Wednesday, November 22, 2017

Column: Get the word out: Tanning kills


As a surgical oncologist, I'm usually the one delivering the bad news. But this time I was the recipient.

Nine days earlier, my dermatologist had taken a biopsy from a small pink dot on my back, and now the results were available. It was, he told me, malignant melanoma, the most deadly form of skin cancer.

I envisioned the irony of my obituary: "Melanoma surgeon dies of melanoma."

Specializing in the care of melanoma patients makes me all too aware of the facts. I know that melanoma is one of only a few cancers whose incidence is increasing. The chance of developing it during a lifetime is 1 in 50. And while melanoma accounts for less than 5 percent of skin cancer cases, it causes 75 percent of skin cancer deaths. This year alone there will be more than 76,000 new cases of melanoma diagnosed in the United States, causing 9,000 deaths.

But in the moment of receiving bad news, statistics became meaningless. At age 36, with two young children, I had a potentially deadly cancer, and all I could think was, "Why me?"

Soon, the scientist in me took over, and I arrived at "Here's why."

Like lots of kids, I'd enjoyed family vacations on the beach. Could it have been that? Maybe. But I also spent time in tanning beds before the age of 18. My mother used one to help treat her psoriasis, and I used it because we believed it could give me a "healthy tan," a base that would prevent me from burning.

I also had a family history of melanoma, which increased my odds. Because of that, I had been faithful about being screened every six months. Melanoma that is discovered in its earliest stages — as mine was — is highly treatable. By contrast, the five-year survival rate for melanoma that has traveled to distant organs is only 15 percent.

This summer, the FDA is considering new regulations for tanning beds. Currently they are regulated by the FDA as Class I medical devices, the same designation given Band-Aids and tongue depressors. Under the proposed regulations, tanning beds would have to add labels warning young people not to use them and to encourage those who do to undergo skin cancer screening.

In addition, suppliers of tanning bed products would be required to demonstrate to the FDA that the electrical systems are safe, the lamps emit the right amount of energy and timers are working properly. Responses to this proposal are due this month.

Those regulations are a start. But people have to understand that there is no such thing as a healthy tan, particularly one that comes from a tanning bed. Research has shown that just one indoor tanning session increases the user's chances of developing melanoma by 20 percent, and each additional session during the same year boosts the risk almost an additional 2 percent. One study found that when people first used a tanning bed before the age of 35, they increased their risk for melanoma by 75 percent.

It used to be uncommon to see melanoma in patients younger than 40. Now, possibly because of tanning beds, I have removed melanomas from people in their 20s.

A week after my diagnosis, I found myself as the patient on an operating table I have often used as a surgeon. A wide ellipse of normal skin was removed from around the tumor to prevent future local recurrences, leaving a 7-inch-long "reminder" of my cancer.

The surgery went well, but given the characteristics of my melanoma, my age and gender, there was a 15 percent chance the malignancy had traveled to the lymph nodes underneath my arm. A lymph node with metastatic melanoma would change my Stage I cancer to Stage III, thus cutting my survival rate by almost half.

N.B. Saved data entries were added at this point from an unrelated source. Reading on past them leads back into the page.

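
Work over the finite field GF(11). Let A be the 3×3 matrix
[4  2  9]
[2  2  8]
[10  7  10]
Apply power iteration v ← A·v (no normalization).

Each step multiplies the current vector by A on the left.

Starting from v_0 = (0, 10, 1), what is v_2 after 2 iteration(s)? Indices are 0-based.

v_0 = (0, 10, 1).
v_1 = A·v_0 = (7, 6, 3).
v_2 = A·v_1 = (1, 6, 10).

v_2 = (1, 6, 10)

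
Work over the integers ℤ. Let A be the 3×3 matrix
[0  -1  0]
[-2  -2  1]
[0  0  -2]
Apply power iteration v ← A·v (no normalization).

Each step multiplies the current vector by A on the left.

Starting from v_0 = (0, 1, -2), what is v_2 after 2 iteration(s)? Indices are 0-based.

v_0 = (0, 1, -2).
v_1 = A·v_0 = (-1, -4, 4).
v_2 = A·v_1 = (4, 14, -8).

v_2 = (4, 14, -8)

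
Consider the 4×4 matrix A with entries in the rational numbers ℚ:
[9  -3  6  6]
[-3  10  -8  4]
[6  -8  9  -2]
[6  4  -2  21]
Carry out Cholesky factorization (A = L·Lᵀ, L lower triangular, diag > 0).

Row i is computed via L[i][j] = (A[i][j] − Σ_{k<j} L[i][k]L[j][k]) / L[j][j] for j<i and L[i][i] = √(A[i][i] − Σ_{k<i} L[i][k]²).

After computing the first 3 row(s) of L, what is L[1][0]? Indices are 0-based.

L[1][0] = -1

Step 1: L[0][0] = √(9) = 3.
  L[1][0] = (-3) / L[0][0] = -1.
Step 2: L[1][1] = √(9) = 3.
  L[2][0] = (6) / L[0][0] = 2.
  L[2][1] = (-6) / L[1][1] = -2.
Step 3: L[2][2] = √(1) = 1.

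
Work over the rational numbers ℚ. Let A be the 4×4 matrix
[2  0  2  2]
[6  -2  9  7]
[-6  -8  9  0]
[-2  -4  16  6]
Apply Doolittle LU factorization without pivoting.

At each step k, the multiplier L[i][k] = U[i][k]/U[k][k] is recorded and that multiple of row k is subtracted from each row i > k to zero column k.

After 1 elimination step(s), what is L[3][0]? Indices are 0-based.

L[3][0] = -1

Step 1: pivot at (0,0) is 2.
  row1 ← row1 − (3)·row0  ⇒  L[1][0]=3, U row1=(0, -2, 3, 1)
  row2 ← row2 − (-3)·row0  ⇒  L[2][0]=-3, U row2=(0, -8, 15, 6)
  row3 ← row3 − (-1)·row0  ⇒  L[3][0]=-1, U row3=(0, -4, 18, 8)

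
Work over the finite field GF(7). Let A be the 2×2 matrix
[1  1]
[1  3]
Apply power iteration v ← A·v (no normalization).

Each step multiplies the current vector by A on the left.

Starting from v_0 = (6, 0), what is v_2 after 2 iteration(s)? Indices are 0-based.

v_0 = (6, 0).
v_1 = A·v_0 = (6, 6).
v_2 = A·v_1 = (5, 3).

v_2 = (5, 3)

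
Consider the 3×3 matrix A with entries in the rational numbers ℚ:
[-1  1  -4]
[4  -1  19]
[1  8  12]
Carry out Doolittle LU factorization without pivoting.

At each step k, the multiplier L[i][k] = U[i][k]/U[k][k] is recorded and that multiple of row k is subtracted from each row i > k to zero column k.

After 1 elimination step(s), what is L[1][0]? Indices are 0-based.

L[1][0] = -4

k=0: U[0][0]=-1
  eliminate (1,0): mult=-4, new row 1: (0, 3, 3); set L[1][0]=-4
  eliminate (2,0): mult=-1, new row 2: (0, 9, 8); set L[2][0]=-1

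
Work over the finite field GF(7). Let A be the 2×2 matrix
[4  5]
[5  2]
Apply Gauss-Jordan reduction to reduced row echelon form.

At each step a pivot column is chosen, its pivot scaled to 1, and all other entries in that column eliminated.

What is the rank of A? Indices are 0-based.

step 1: normalize row 0 (÷4) = (1, 3)
  row 1: subtract 5×row0 = (0, 1)
step 2: normalize row 1 (÷1) = (0, 1)
  row 0: subtract 3×row1 = (1, 0)

rank = 2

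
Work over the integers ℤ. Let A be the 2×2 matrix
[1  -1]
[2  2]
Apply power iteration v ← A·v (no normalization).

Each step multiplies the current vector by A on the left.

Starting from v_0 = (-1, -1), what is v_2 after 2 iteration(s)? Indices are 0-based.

v_0 = (-1, -1).
v_1 = A·v_0 = (0, -4).
v_2 = A·v_1 = (4, -8).

v_2 = (4, -8)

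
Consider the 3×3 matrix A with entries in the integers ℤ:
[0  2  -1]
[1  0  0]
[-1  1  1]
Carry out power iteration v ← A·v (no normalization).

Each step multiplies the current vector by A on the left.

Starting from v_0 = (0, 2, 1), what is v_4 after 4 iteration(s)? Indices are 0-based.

v_0 = (0, 2, 1).
v_1 = A·v_0 = (3, 0, 3).
v_2 = A·v_1 = (-3, 3, 0).
v_3 = A·v_2 = (6, -3, 6).
v_4 = A·v_3 = (-12, 6, -3).

v_4 = (-12, 6, -3)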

I waited an agonizing four days for the pathology results before receiving a simple text message from my surgeon: "Nodes are negative, have a margarita for me." Greatly relieved, I looked up from the phone. "I am going to be okay," I told my husband.

On my first day back at work, I saw four new patients with melanoma who were under the age of 46. My job as a doctor is to do everything possible to cure them. But as a survivor, I also feel a huge responsibility to help prevent new cases.

We need to get the word out: Tanning kills.

Travis Kidner is a surgical oncologist and general surgeon in Beverly Hills, Calif. He focuses on breast cancer and melanoma patients.